The highest concern of the Pipeline and Hazardous Materials Safety Administration is public safety, and reform proposals pending before Congress will give the government the authority it needs to prevent accidents, Cynthia Quarterman, administrator of the agency, told a congressional committee.
It will likely be months before investigators determine what caused an oil pipeline to rupture near Billings, Mont., on July 1, spilling about 1,000 barrels of crude into the scenic Yellowstone River.
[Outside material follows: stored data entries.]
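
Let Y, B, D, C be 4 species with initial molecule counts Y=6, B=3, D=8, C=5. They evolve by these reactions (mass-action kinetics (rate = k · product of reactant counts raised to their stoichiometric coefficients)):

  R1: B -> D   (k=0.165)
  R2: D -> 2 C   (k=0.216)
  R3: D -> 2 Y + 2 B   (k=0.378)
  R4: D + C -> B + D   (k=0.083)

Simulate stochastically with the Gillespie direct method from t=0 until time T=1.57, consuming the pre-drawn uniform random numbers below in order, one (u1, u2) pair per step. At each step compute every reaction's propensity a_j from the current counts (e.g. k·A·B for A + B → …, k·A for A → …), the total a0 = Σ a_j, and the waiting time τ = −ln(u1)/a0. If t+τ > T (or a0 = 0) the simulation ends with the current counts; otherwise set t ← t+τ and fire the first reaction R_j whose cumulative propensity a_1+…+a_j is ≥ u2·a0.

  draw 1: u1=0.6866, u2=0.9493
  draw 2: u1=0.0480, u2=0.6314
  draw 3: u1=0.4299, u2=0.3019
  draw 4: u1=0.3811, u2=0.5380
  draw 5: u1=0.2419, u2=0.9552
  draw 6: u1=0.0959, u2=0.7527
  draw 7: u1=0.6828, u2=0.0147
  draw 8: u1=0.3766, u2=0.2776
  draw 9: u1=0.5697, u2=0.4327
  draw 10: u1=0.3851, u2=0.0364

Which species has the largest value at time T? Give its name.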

The spill fouled dozens of miles of shoreline and backwaters.
Committee members also quizzed Quarterman and other panelists about a Pacific Gas & Electric Co. natural gas pipeline explosion last year in San Bruno that killed eight people, injured many more and destroyed 38 homes.
Also mentioned was the rupture of an Enbridge Inc. pipeline in July of last year in southwestern Michigan, which spilled more than 800,000 gallons of oil into the Kalamazoo River.
"The industry has been driving policy," said Rep. Jackie Speier, a Democrat whose district includes San Bruno. "We've got to make it safe for the consumers."
Quarterman said the Montana accident has focused her agency's attention on preventing pipeline failures. She previously said it will likely be August or September before water levels in the river are low enough to exhume the section of damaged pipe responsible for the spill.